On comparing our relapse rates to other trials we found that our rate of distant relapse is comparable to or even less than other trials this may be attributed to the fact that our patients received 6 cycles of systemic chemotherapy (carboplatin/paclitaxel), however the local control in our patients series was less than that reported in other trials.
A supportive Cox analysis of the pooled material from the NSGO/EORTC and MaNGO showed that the treatment effect on PFS remained unaffected with age, stage, grade, pathological subtype, and lumphadenectomy no/yes as covariates. In our patient’s series PFS was affected only by LVSI and grade.
Park et al. performed a meta-analysis in 2013 enrolled 6 articles suggested that the chemotherapy plus radiotherapy group had a more significant survival benefit compared to that of the radiotherapy group in advanced stage EC with the OS hazard ratios (HR) 0.53 and PFS HR 0.54  The sandwich protocol has also been reported with favorable survival outcomes in several recent studies. Geller et al reported a 3-year PFS and OS of 80% and 88%, respectively, on patients with stage II-IV endometrial cancer  . In a retrospective analysis, Secord et al indicated that patients with stage III-IV who received the sandwich protocol had 3-year PFS (69%) and OS (91%)  .
At 3 years 71.4% of our patients were relapse free and 87.5% were still surviving, data which is consistent with that reported by Geller et al. and Second et al., however these values were less than the values reported by MSKCC and the RTOG 9708.
Our study has limitations due to its retrospective nature and the small number of patients due to the small country population.
Two randomized trials are ongoing to clarify the role of combined-versus single-modality therapy.
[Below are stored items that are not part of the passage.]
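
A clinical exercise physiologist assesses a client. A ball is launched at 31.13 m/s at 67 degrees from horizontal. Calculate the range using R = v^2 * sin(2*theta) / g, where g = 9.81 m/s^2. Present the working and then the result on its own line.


sin(2 * 67) = sin(134) = 0.71934
v^2 = 31.13^2 = 969.0769
R = 969.0769 * 0.71934 / 9.81
= 71.06 m

71.06 m


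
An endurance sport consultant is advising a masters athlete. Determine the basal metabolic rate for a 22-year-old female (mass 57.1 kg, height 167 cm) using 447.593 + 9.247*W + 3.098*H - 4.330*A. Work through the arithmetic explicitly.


BMR = 447.593 + 9.247*57.1 + 3.098*167 - 4.330*22
= 1397.7 kcal/day

1397.7 kcal/day


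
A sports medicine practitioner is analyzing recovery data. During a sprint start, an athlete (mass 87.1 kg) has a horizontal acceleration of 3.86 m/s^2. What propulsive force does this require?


Propulsive force = mass * acceleration
= 87.1 kg * 3.86 m/s^2
= 336.21 N

336.21 N


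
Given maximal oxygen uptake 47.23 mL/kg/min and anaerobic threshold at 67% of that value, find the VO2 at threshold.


Percentage as decimal = 0.67
VO2 at AT = 47.23 * 0.67 = 31.64 mL/kg/min

31.64 mL/kg/min


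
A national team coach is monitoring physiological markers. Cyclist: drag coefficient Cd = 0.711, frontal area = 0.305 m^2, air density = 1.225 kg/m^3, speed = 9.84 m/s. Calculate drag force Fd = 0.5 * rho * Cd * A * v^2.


v^2 = 9.84^2 = 96.8256
Fd = 0.5 * 1.225 * 0.711 * 0.305 * 96.8256
= 12.861 N

12.861 N


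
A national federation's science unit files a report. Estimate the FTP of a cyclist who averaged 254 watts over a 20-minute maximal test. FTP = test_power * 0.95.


FTP = 254 * 0.95 = 241.3 W

241.3 W


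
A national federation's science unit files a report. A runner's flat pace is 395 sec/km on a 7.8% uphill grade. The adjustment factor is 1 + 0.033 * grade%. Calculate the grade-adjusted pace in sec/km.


Factor = 1 + 0.033 * 7.8 = 1.2574
Adjusted pace = 395 * 1.2574
= 496.67 sec/km

496.67 s/km


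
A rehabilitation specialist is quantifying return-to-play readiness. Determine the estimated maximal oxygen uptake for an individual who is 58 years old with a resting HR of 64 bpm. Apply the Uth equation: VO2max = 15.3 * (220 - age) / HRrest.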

The PORTEC-3 trial is evaluating the role of concomitant chemo and radiotherapy followed by 4 cycles of carboplatin-paclitaxel with EBRT only, while the GOG 258 trial is comparing the same experimental treatment with 6 cycles of chemotherapy for stage III or IV.
In conclusion, until results of the ongoing randomized trials are available, sequential chemo and radiotherapy should be strongly considered for the treatment of this subset of patients.